The task force is designed to coordinate a national strategy against fraud, waste and abuse in federal benefit programs, including housing, food, medical care and cash assistance. White House materials say the effort is also meant to improve eligibility verification, strengthen pre-payment controls and detect high-risk fraud trends before money goes out the door.

That structure gives the administration more direct oversight over programs that touch millions of people and carry major budget implications. The White House said the Justice Department division, announced on January 8, would oversee multi-district and multi-agency fraud investigations and help set national enforcement priorities. The task force, created by executive order on March 16, was framed as the policy arm of that broader crackdown, with a mandate to report frequently to President Donald Trump.

The administration has also linked the effort to Minnesota fraud investigations, suggesting the anti-fraud campaign is meant to be both a national message and a specific enforcement operation. Critics outside the White House have already started calling Vance a so-called fraud czar, warning that a crackdown pitched as clean-government reform could be seen as partisan or overreaching if it expands too aggressively.

JD Vance — Wikimedia Commons
Office of Vice President of the United States via Wikimedia Commons (Public domain)

For Vance, the event carried another layer. He is widely viewed as a possible Republican contender in 2028, and Trump has privately asked advisers, “JD or Marco?” in a reference to Vance and Secretary of State Marco Rubio. The competition has been sharpened by the war in Iran, where Rubio has taken a more hawkish line and Vance has sounded more restrained and skeptical of prolonged military intervention.

That split matters because the Iran conflict has become a political liability for the administration. Trump’s approval rating fell to 36% in a four-day poll completed the week before March 29, its lowest point since he returned to office, as disapproval of the Iran war and higher fuel prices grew.

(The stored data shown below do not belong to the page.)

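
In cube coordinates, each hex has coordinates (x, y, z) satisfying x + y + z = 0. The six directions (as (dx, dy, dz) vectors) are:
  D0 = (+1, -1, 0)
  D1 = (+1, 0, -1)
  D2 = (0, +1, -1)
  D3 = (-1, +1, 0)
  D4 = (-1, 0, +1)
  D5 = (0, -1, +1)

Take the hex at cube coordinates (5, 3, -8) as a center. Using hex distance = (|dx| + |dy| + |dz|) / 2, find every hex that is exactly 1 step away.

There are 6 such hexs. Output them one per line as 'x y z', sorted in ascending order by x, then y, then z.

Walk ring at distance 1 from (5, 3, -8):
Start at center + D4*1 = (4, 3, -7)
  hex 0: (4, 3, -7)
  hex 1: (5, 2, -7)
  hex 2: (6, 2, -8)
  hex 3: (6, 3, -9)
  hex 4: (5, 4, -9)
  hex 5: (4, 4, -8)
Sorted: 6 hexes.

Answer: 4 3 -7
4 4 -8
5 2 -7
5 4 -9
6 2 -8
6 3 -9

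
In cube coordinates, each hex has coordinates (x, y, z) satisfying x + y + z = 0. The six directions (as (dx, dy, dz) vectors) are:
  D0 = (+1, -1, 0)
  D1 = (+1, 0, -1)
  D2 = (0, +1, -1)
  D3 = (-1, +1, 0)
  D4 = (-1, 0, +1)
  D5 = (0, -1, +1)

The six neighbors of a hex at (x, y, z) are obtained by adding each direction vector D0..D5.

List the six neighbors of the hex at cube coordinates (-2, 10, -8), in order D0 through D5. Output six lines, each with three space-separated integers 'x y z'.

Answer: -1 9 -8
-1 10 -9
-2 11 -9
-3 11 -8
-3 10 -7
-2 9 -7

Derivation:
Center: (-2, 10, -8). Add each direction:
  D0: (-2, 10, -8) + (1, -1, 0) = (-1, 9, -8)
  D1: (-2, 10, -8) + (1, 0, -1) = (-1, 10, -9)
  D2: (-2, 10, -8) + (0, 1, -1) = (-2, 11, -9)
  D3: (-2, 10, -8) + (-1, 1, 0) = (-3, 11, -8)
  D4: (-2, 10, -8) + (-1, 0, 1) = (-3, 10, -7)
  D5: (-2, 10, -8) + (0, -1, 1) = (-2, 9, -7)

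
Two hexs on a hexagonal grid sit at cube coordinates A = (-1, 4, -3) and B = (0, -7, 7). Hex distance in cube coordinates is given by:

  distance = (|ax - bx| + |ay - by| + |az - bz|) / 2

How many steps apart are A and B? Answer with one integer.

|ax - bx| = |-1 - 0| = 1
|ay - by| = |4 - (-7)| = 11
|az - bz| = |-3 - 7| = 10
distance = (1 + 11 + 10) / 2 = 22 / 2 = 11

Answer: 11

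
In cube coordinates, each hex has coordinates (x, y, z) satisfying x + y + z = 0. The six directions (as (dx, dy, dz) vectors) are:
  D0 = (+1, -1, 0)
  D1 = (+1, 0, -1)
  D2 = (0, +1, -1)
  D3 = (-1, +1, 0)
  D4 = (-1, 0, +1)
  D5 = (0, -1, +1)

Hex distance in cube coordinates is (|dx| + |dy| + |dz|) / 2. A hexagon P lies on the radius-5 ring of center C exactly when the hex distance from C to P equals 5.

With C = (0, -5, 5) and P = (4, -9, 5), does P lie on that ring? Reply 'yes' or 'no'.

Answer: no

Derivation:
|px - cx| = |4 - 0| = 4
|py - cy| = |-9 - (-5)| = 4
|pz - cz| = |5 - 5| = 0
distance = (4+4+0)/2 = 8/2 = 4
radius = 5; distance != radius -> no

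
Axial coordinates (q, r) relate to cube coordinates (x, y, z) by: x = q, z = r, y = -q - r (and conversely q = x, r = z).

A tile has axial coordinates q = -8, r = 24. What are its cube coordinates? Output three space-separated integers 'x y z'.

x = q = -8
z = r = 24
y = -x - z = -(-8) - (24) = -16

Answer: -8 -16 24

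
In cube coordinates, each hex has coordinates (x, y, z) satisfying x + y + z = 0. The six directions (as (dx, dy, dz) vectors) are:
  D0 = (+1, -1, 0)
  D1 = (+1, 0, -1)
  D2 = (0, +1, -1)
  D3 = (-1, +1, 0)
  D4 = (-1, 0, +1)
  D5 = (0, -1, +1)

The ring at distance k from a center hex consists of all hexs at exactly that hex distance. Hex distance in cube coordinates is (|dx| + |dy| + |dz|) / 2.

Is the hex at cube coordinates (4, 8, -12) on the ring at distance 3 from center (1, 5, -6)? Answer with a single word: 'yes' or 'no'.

|px - cx| = |4 - 1| = 3
|py - cy| = |8 - 5| = 3
|pz - cz| = |-12 - (-6)| = 6
distance = (3+3+6)/2 = 12/2 = 6
radius = 3; distance != radius -> no

Answer: no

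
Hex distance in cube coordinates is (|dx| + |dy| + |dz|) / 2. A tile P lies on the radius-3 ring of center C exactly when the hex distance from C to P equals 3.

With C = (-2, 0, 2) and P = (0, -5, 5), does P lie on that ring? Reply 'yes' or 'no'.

|px - cx| = |0 - (-2)| = 2
|py - cy| = |-5 - 0| = 5
|pz - cz| = |5 - 2| = 3
distance = (2+5+3)/2 = 10/2 = 5
radius = 3; distance != radius -> no

Answer: no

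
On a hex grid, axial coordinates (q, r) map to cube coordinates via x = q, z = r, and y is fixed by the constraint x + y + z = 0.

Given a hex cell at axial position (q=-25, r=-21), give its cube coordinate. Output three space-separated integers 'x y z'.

x = q = -25
z = r = -21
y = -x - z = -(-25) - (-21) = 46

Answer: -25 46 -21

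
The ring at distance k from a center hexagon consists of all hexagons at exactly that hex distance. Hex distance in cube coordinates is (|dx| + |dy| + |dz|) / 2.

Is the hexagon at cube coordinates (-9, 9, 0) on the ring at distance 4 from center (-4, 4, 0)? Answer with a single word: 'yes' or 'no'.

Answer: no

Derivation:
|px - cx| = |-9 - (-4)| = 5
|py - cy| = |9 - 4| = 5
|pz - cz| = |0 - 0| = 0
distance = (5+5+0)/2 = 10/2 = 5
radius = 4; distance != radius -> no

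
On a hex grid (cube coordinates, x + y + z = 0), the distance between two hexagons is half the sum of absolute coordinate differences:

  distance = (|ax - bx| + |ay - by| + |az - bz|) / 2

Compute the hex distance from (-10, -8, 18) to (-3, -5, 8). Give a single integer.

|ax - bx| = |-10 - (-3)| = 7
|ay - by| = |-8 - (-5)| = 3
|az - bz| = |18 - 8| = 10
distance = (7 + 3 + 10) / 2 = 20 / 2 = 10

Answer: 10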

Vance’s standing in Iowa underscored how quickly the fraud fight is being folded into 2028 speculation. During a May 5 visit to Des Moines, he was greeted warmly by Republicans, but he also faced questions about whether his future is tied to Trump’s approval and the administration’s economic record. The anti-fraud campaign may tighten federal oversight, but it is also becoming part of the larger contest over who inherits Trump’s political coalition.